Новость о прибывших письмах разошлась уже по всему двору, а Цезарини не подал признака жизни. Ласоцкий слушал, ничего не говоря.
Одним из первых узнал о предполагаемом и наполовину уже заключённом сильным Гуниады перемирии Грегор из Санока.
Для него эта новость была очень благоприятной. Он боялся экспедиции против турок, на которую возлагали такие большие надежды… он с радостью бы увидел короля в Польше. Надежда на перемирие обрадовала его, боялся только влияния кардинала и жажды войны Владислава, и дрожал от беспокойства.
В этот день он раньше, чем обычно, пошёл в королевскую спальню, так хотел с ним увидиться. Короля там ещё не было, несмотря на то, что было время, когда король обычно ложился. Не скоро послышались его быстрые шаги и оживлённый разговор с сопровождающим его Гратусом Тарновским.
Король вошёл неспокойный и унылый. На пороге он попрощался с товарищем и, увидев Грегора, направился прямо к нему. Он был бледный и взволнованный.
– Ты знаешь! – воскликнул он. – Ты слышал! Гуниады заключил мир с турками.
Он заломил руки.
– Все наши самые прекрасные надежды брошены в грязь!
Никогда в другой раз не будет уже такой возможности уничтожить мощь нехристей! Стремления кардинала, усилия Палеолога, обещана помощь всех христианских государей. И воевода Семиградский, мой лучший вождь, этот настоящий герой ведёт нас к тому унизительному договору с этим жестоким разбойником. К трактатам с неверными! Стыд и позор!
Этот выкрик магистр выслушал спокойно и, дав королю остыть, медленно начал:
– Я в этом не вижу ничего такого для нас неудачного и, упаси Боже, позорного. Я бы скорее радовался такому концу, если условия мира выгодные.
– Любой мир теперь – погибель и позор! – прервал король. – Вся Европа обратила на нас глаза и на меня возлагает надежды. Могу ли я подвести ожидания и оказаться малодушным?
Грегор немного помолчал.
– Мой король, – сказал он, специально затягивая с ответом, – вы слишком порывисто это всё принимаете. Вся Европа кормит вас обещаниями, хвалебными письмами и лестью и за вашу кровь даёт красивые слова. Где же эта обещанная подмога и эти обещанные денежные субсидии? Прислали нам гостку бродяг, которых стыдно держать в лагере, и скрывать их было нужно. Поляки и венгры одни сражались. О немецких и итальянских крестоносцах нечего вспоминать… На будущую экспедицию не дадут больше.

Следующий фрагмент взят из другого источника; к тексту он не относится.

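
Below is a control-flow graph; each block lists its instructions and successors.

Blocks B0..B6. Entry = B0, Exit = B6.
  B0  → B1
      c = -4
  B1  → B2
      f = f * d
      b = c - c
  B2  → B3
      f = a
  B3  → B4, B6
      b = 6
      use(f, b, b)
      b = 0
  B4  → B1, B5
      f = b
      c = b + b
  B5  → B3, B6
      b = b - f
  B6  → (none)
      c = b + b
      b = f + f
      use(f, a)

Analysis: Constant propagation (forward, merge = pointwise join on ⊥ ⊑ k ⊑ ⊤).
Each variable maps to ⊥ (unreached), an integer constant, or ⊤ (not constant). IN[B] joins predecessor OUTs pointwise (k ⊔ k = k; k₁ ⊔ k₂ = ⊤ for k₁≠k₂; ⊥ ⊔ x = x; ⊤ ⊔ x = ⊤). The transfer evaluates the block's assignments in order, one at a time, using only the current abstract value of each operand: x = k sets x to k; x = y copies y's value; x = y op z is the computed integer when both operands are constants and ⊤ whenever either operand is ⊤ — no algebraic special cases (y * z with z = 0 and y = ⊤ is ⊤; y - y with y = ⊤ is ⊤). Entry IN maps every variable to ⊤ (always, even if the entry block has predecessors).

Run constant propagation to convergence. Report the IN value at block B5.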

– Ты ошибаешься, – прервал король.
– Дай Бог, чтобы ошибался, – сказал Грегор. – Нескольколетний мир дал бы время уладить польские дела, постепенно и сильно приготовиться к окончательному походу.
Гуниады – муж отважный, внимательный, осведомлённый о силе, с которой мы должны сражаться… Кардинал наверняка будет подстрекать к войне, я в своей совести советую мир и молюсь за вас… если он будет справедливый и достойный… не отталкивайте его.
Он сложил руки, в которых держал книжку с молитвами, и стоял так перед королём, глядя ему в глаза.
Владислав казался слегка взволнованным, но вскоре к нему вернулось настроение, с которым пришёл, тоска по славе, по войне, по тому рыцарскому ореолу, которого желал.